I think I live to eat. A big part of who I am is the physical activity piece, and I of course do that and enjoy it, but also use that as a way to say, “OK, now I can go out and enjoy food more because I worked for it.” And that relationship helps me maintain a good, healthy body composition, but also my enjoyment of food in general. When I work hard and give myself something that is a reward after a workout, it always tastes better when I’ve earned it as opposed to going and picking it up anytime.
For example, one of my favorite things is actually the maple-glazed doughnuts at Carr’s. So many a workout, I’ve used that as an incentive for myself to go longer and push a little harder, and as my reward I can go grab one on the way home. One time I was walking into Carr’s Huffman [ in Anchorage ] and I was about to pull one out of the case and a little girl came up to me and said, “[gasp] Kikkan Randall eats doughnuts!” (laughs) I felt like I was caught red-handed, but at the same time I was like, “Yeah, well I just finished a three-hour run so I earned this.”
I normally ask if people if they have a guilty pleasure comfort food, but I like that you say they’re reward foods instead.
Yep, yep, reward foods. I try to make sure I earn those. (laughs)
What’s in your fridge right now?
We just arrived at a new place. We’re in Seefeld, Austria. So we actually just went to the grocery store and got our basics. We’ve got our milk, eggs, bread, some salad mix, bananas, oranges. Just had some chicken and pasta for dinner. Nothing too crazy, but some good staple ingredients to make a lot of good stuff.
Do you cook a lot when you’re on the road?
In previous years, we haven’t so much because these European hotels have family-run restaurants as part of the whole stay package. So for many of the years that I’ve been over here, we’ve had three prepared meals a day and supplementing our own snacks in between. But now that I have the family on the road with me, with Breck we’ve found it’s nicer to cook and be on our own schedule. For the last month, we were in Switzerland and we’d rented an apartment and were cooking on our own. And now we’re here in Austria for two and a half weeks where we’ll be cooking on our own.
I read that you also are a founder and lead U.S. Ambassador for Fast and Female? Can you tell me a little bit about it and your work with them?
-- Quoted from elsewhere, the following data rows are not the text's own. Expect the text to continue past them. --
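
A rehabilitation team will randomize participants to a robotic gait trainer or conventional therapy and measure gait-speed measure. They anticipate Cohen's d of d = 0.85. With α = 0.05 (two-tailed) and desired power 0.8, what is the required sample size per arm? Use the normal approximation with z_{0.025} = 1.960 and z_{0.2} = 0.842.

For two independent groups with equal n: n = 2·((z_{α/2} + z_β) / d)².
z_{α/2} + z_β = 1.960 + 0.842 = 2.802.
n = 2 × (2.802 / 0.85)² = 2 × 3.296² = 2 × 10.87 = 21.7.
Round up to the next whole participant.

n = 22 per group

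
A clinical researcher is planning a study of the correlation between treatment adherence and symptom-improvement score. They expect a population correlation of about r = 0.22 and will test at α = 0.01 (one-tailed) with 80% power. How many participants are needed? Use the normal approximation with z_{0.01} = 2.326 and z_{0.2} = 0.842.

Fisher's z: C = ½·ln((1+r)/(1−r)) = ½·ln(1.5641) = 0.2237.
n = ((z_{α} + z_β)/C)² + 3.
(2.326 + 0.842) / 0.2237 = 3.168 / 0.2237 = 14.162.
n = 14.162² + 3 = 200.56 + 3 = 203.6.
Round up.

n = 204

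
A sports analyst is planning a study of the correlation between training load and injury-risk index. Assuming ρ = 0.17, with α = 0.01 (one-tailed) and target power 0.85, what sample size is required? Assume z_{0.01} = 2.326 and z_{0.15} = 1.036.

Fisher's z: C = ½·ln((1+r)/(1−r)) = ½·ln(1.4096) = 0.1717.
n = ((z_{α} + z_β)/C)² + 3.
(2.326 + 1.036) / 0.1717 = 3.362 / 0.1717 = 19.581.
n = 19.581² + 3 = 383.40 + 3 = 386.4.
Round up.

n = 387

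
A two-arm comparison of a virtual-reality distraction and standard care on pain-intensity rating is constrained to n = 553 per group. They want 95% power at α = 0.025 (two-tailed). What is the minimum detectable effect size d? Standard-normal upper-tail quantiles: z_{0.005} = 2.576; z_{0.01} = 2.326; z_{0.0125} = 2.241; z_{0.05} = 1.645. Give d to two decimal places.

For two independent groups of n = 553 each: d_min = (z_{α/2} + z_β)·√(2/n).
z-sum = 2.241 + 1.645 = 3.886.
d_min = 3.886 × √(2/553) = 3.886 × 0.0601 = 0.234.

d_min ≈ 0.23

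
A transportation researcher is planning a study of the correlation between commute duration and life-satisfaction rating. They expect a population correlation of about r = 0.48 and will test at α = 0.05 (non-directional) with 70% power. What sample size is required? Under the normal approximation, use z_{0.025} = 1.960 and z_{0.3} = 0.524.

n = 26

Fisher's z: C = ½·ln((1+r)/(1−r)) = ½·ln(2.8462) = 0.5230.
n = ((z_{α/2} + z_β)/C)² + 3.
(1.960 + 0.524) / 0.5230 = 2.484 / 0.5230 = 4.750.
n = 4.750² + 3 = 22.56 + 3 = 25.6.
Round up.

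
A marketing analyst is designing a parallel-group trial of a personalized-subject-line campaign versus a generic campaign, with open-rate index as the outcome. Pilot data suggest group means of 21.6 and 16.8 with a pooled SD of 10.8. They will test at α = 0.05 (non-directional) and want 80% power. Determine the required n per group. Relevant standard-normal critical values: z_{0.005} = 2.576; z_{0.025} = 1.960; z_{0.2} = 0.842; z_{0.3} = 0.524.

Cohen's d = |M₁ − M₂| / SD_pooled = |21.6 − 16.8| / 10.8 = 4.8 / 10.8 = 0.444.
For two independent groups with equal n: n = 2·((z_{α/2} + z_β) / d)².
z_{α/2} + z_β = 1.960 + 0.842 = 2.802.
n = 2 × (2.802 / 0.444)² = 2 × 6.311² = 2 × 39.83 = 79.7.
Round up to the next whole participant.

n = 80 per group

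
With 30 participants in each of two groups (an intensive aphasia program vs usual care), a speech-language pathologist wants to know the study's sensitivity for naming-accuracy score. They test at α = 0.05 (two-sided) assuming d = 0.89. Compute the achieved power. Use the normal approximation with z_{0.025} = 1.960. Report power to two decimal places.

For two equal groups, power = Φ(d·√(n/2) − z_{α/2}).
d·√(n/2) = 0.89 × √(30/2) = 0.89 × 3.873 = 3.447.
z_β = 3.447 − 1.960 = 1.487.
Power = Φ(1.487) = 0.931.

power ≈ 0.93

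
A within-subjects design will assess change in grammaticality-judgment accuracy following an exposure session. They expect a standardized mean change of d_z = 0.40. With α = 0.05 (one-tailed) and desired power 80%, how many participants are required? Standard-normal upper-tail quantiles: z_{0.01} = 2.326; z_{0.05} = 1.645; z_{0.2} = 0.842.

For a paired (one-sample on differences) test: n = ((z_{α} + z_β) / d)².
z_{α} + z_β = 1.645 + 0.842 = 2.487.
n = (2.487 / 0.40)² = 6.218² = 38.66.
Round up.

n = 39 pairs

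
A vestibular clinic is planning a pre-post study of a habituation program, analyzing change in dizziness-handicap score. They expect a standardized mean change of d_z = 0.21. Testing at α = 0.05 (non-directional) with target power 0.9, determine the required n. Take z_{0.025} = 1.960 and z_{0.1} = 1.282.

n = 239 pairs

For a paired (one-sample on differences) test: n = ((z_{α/2} + z_β) / d)².
z_{α/2} + z_β = 1.960 + 1.282 = 3.242.
n = (3.242 / 0.21)² = 15.438² = 238.33.
Round up.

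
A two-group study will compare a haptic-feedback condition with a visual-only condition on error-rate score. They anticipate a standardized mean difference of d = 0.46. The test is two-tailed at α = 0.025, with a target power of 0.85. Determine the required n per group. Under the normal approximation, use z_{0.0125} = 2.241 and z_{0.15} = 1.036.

For two independent groups with equal n: n = 2·((z_{α/2} + z_β) / d)².
z_{α/2} + z_β = 2.241 + 1.036 = 3.277.
n = 2 × (3.277 / 0.46)² = 2 × 7.124² = 2 × 50.75 = 101.5.
Round up to the next whole participant.

n = 102 per group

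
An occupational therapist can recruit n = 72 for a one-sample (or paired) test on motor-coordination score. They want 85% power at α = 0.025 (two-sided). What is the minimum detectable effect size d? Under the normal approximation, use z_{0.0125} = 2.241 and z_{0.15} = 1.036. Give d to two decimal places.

d_min ≈ 0.39

For a single sample (or paired design) of n = 72: d_min = (z_{α/2} + z_β)/√n.
z-sum = 2.241 + 1.036 = 3.277.
d_min = 3.277 / √72 = 3.277 / 8.485 = 0.386.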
Yeah, it’s a really fun project to be working with. It was started by a really good friend of mine who is an Olympic gold medalist in Canada. She started it small and quietly in 2005. We became really good friends around 2006-2007 because she was the only Canadian woman on the World Cup and I was the only American on the World Cup. Not having our own teammates, we kind of bonded together. When she told me about Fast and Female and how it was designed to inspire girls to stay in sports for life — because girls are much more likely to drop out — I fell in love with the concept because I personally have experienced so many benefits from being in sports. I saw that there were these barriers that we could address to keep girls involved in it.
They don’t have to necessarily be competitive athletes. We just want them to stay involved, be healthy, be active, do it together, and give them access to good role models. So, I kind of started leading the charge in the U.S. and got some events in Anchorage when we had the first nationals there in 2009-2010. Since then, we’ve expanded in the U.S. to do about 10 events a year in different parts of the country.
I’ve been doing what I can to support the program while I’ve been competing, but to be a full-time athlete and a mom and run an organization is … at times I’ve had my plate a little too full. This is going to be my last racing season and when I’m done, I’m really excited to focus a lot more energy on Fast and Female.
Some questions in this interview have been edited for clarity.